Jeff Bezos y Lauren Sánchez han instalado una réplica a escala del módulo de comando del Apollo 11 en el amplio jardín de su mansión en Beverly Hills.
Según NYMAG, imágenes aéreas recientes muestran que la cápsula destaca entre las comodidades de la propiedad, que incluyen piscina, canchas de voleibol y de pickleball.
Una cápsula lunar entre lujos
La réplica, concebida como una reproducción fiel del emblemático módulo lunar, se ha convertido en el elemento más llamativo de la residencia, valorada en 165 millones de dólares. Su presencia ha generado especulaciones sobre su uso y función.
Algunos informes sugieren que el interior podría albergar una sauna; otras fuentes citadas por el medio apuntan a que podría tratarse de una sala de sonido inspirada en el Integratron, pensada para eventos privados y poco convencionales.
La pareja compró la propiedad en 2020, en una operación que incluyó un terreno colindante por 10 millones de dólares, realizada junto al magnate David Geffen. Desde entonces llevaron a cabo una extensa remodelación para adaptar la mansión a sus necesidades y gustos.
Un legado arquitectónico
La casa fue construida en 1937 por Jack Warner, figura histórica de Warner Bros., y diseñada por el arquitecto Roland Coate. Al momento de la compra por parte de Bezos, la mansión contaba con ocho dormitorios y nueve baños, según NYMAG.
El estilo georgiano conserva múltiples elementos originales, que ahora conviven con incorporaciones contemporáneas realizadas durante la renovación.
La instalación de la réplica del Apollo 11 ha transformado la fisonomía del jardín y añade un elemento inusual al conjunto de casas de celebridades en la zona.
Un objeto rodeado de misterio
El origen de la réplica no ha sido confirmado oficialmente. NYMAG remite a una investigación de The New York Post que identifica al Timothy Oulton Studio como posible autor de la pieza.

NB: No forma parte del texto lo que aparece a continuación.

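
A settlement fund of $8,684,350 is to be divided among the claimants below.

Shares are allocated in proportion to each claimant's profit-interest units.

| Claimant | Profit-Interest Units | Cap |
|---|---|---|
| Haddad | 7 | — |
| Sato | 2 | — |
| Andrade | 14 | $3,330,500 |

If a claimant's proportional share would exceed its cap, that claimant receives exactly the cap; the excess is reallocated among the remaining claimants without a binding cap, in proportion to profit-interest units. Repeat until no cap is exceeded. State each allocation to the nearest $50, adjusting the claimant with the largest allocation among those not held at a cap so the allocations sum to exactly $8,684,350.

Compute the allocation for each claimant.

Profit-interest units total: 23.
Unconstrained shares: Haddad 2,643,063.04; Sato 755,160.87; Andrade 5,286,126.09.
Held at cap: Andrade ($3,330,500); balance $5,353,850 reallocated over remaining profit-interest units 9.
Redistributed shares: Haddad 4,164,105.56 → $4,164,100; Sato 1,189,744.44 → $1,189,750.

Haddad: $4,164,100 | Sato: $1,189,750 | Andrade: $3,330,500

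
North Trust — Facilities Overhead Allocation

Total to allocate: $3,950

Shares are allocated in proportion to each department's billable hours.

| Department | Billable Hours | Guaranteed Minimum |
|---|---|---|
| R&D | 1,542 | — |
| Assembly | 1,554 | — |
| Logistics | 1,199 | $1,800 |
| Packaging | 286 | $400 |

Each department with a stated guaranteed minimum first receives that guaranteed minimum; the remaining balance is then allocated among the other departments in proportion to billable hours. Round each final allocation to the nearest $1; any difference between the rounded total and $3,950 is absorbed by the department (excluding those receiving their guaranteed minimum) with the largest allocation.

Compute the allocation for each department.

Fund the minimums — Logistics $1,800; Packaging $400. Remaining pool $1,750.
Remaining pool split over remaining billable hours 3,096: R&D 871.61 → $872; Assembly 878.39 → $878.

R&D: $872 | Assembly: $878 | Logistics: $1,800 | Packaging: $400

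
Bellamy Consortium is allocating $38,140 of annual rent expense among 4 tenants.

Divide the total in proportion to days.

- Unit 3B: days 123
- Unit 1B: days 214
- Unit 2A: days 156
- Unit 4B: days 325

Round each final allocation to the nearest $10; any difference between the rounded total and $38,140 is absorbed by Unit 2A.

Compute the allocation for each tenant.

Days total: 818.
Raw shares: Unit 3B 123/818 × $38,140 = 5,734.99; Unit 1B 214/818 × $38,140 = 9,977.95; Unit 2A 156/818 × $38,140 = 7,273.64; Unit 4B 325/818 × $38,140 = 15,153.42.
After rounding ($10): Unit 3B $5,730; Unit 1B $9,980; Unit 2A $7,270; Unit 4B $15,150. Sum = $38,130.
Difference $38,140 − $38,130 = +$10 applied to Unit 2A: Unit 2A becomes $7,280.

Unit 3B: $5,730; Unit 1B: $9,980; Unit 2A: $7,280; Unit 4B: $15,150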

Ese estudio británico fabricó anteriormente una nave de acero inoxidable para un restaurante de Gordon Ramsay en Londres, lo que alimenta la hipótesis de que la cápsula de Beverly Hills sea un encargo de diseño personalizado para Bezos y Sánchez.

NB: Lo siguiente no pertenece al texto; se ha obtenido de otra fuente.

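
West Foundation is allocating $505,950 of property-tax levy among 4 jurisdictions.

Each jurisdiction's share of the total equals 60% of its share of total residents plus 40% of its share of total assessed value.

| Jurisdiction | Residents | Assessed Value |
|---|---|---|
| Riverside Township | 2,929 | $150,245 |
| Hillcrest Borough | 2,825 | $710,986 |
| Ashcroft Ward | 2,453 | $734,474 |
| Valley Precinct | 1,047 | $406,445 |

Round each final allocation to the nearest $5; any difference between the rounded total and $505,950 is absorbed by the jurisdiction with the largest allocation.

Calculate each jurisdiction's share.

Totals — residents 9,254, assessed value 2,002,150.
Blended shares (60% residents + 40% assessed value): Riverside Township 0.2199; Hillcrest Borough 0.3252; Ashcroft Ward 0.3058; Valley Precinct 0.1491.
Raw shares: Riverside Township 111,270.45; Hillcrest Borough 164,539.26; Ashcroft Ward 154,710.30; Valley Precinct 75,429.99.
After rounding ($5): Riverside Township $111,270; Hillcrest Borough $164,540; Ashcroft Ward $154,710; Valley Precinct $75,430. Sum = $505,950.
Rounded total matches; no reconciliation needed.

Riverside Township: $111,270 | Hillcrest Borough: $164,540 | Ashcroft Ward: $154,710 | Valley Precinct: $75,430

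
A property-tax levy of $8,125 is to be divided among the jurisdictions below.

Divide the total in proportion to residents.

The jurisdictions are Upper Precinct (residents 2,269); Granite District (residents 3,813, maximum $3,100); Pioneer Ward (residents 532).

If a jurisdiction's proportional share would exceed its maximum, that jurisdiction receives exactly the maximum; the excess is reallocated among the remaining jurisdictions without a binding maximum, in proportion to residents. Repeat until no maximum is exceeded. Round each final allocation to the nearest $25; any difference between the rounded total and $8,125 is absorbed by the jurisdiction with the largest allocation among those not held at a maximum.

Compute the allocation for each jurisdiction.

Upper Precinct: $4,075 · Granite District: $3,100 · Pioneer Ward: $950

Residents total: 6,614.
Proportional shares (ignoring caps): Upper Precinct 2,787.36; Granite District 4,684.10; Pioneer Ward 653.54.
Capped: Granite District ($3,100); residual $5,025 reallocated over remaining residents 2,801.
Remaining shares: Upper Precinct 4,070.59 → $4,075; Pioneer Ward 954.41 → $950.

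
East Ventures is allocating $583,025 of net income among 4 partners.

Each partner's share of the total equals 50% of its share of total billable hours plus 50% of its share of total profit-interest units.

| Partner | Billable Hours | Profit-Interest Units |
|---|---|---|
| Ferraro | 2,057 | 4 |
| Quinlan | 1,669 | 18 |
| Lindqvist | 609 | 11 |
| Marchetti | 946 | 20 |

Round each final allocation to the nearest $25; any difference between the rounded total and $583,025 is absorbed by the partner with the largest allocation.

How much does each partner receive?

Totals — billable hours 5,281, profit-interest units 53.
Combined weights (50% billable hours + 50% profit-interest units): Ferraro 0.2325; Quinlan 0.3278; Lindqvist 0.1614; Marchetti 0.2782.
Raw shares: Ferraro 135,547.85; Quinlan 191,133.46; Lindqvist 94,119.54; Marchetti 162,224.15.
At nearest $25: Ferraro $135,550; Quinlan $191,125; Lindqvist $94,125; Marchetti $162,225. Sum = $583,025.
Sum already equals the total — no adjustment.

Ferraro: $135,550; Quinlan: $191,125; Lindqvist: $94,125; Marchetti: $162,225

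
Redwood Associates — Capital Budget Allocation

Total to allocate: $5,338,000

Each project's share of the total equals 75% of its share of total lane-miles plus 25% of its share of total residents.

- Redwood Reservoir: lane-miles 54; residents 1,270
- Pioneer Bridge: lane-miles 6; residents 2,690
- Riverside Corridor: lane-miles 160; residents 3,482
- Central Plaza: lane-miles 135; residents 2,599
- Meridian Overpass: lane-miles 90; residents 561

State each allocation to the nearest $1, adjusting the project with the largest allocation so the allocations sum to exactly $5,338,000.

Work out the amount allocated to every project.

Totals — lane-miles 445, residents 10,602.
Combined weights (75% lane-miles + 25% residents): Redwood Reservoir 0.1210; Pioneer Bridge 0.0735; Riverside Corridor 0.3518; Central Plaza 0.2888; Meridian Overpass 0.1649.
Raw shares: Redwood Reservoir 645,676.02; Pioneer Bridge 392,576.74; Riverside Corridor 1,877,748.64; Central Plaza 1,541,687.51; Meridian Overpass 880,311.09.
At nearest $1: Redwood Reservoir $645,676; Pioneer Bridge $392,577; Riverside Corridor $1,877,749; Central Plaza $1,541,688; Meridian Overpass $880,311. Sum = $5,338,001.
Difference $5,338,000 − $5,338,001 = −$1 applied to largest allocation (Riverside Corridor): Riverside Corridor becomes $1,877,748.

Redwood Reservoir: $645,676; Pioneer Bridge: $392,577; Riverside Corridor: $1,877,748; Central Plaza: $1,541,688; Meridian Overpass: $880,311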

Mientras tanto, el jardín se presenta como el escenario de una obra cuyo propósito final permanece incierto y sobre la que circulan diversas conjeturas.
La fascinación por el espacio
La afinidad de la pareja por la exploración espacial ha tenido apariciones públicas. A principios de año, Lauren Sánchez realizó un vuelo suborbital junto a figuras como Gayle King y Katy Perry, un acontecimiento que, según NYMAG, puede haber influido en la decisión de instalar la réplica en su residencia.
Esta vinculación personal con la actividad espacial sugiere que la estructura podría ser algo más que un adorno: una declaración de intereses, un homenaje a la historia espacial o un espacio diseñado para experiencias sensoriales privadas de los propietarios y sus invitados.
Un enigma entre exclusividad y curiosidad
Mientras persisten las especulaciones sobre el uso exacto de la cápsula, la réplica del Apollo 11 mantiene un aire de misterio y se convierte en un nuevo punto de interés para quienes tienen acceso a la mansión.
Fuentes cercanas a la pareja no han confirmado su finalidad; entre las posibilidades mencionadas están un homenaje personal, un espacio singular de almacenamiento o simplemente otro elemento excéntrico en una de las propiedades más notables de Los Ángeles.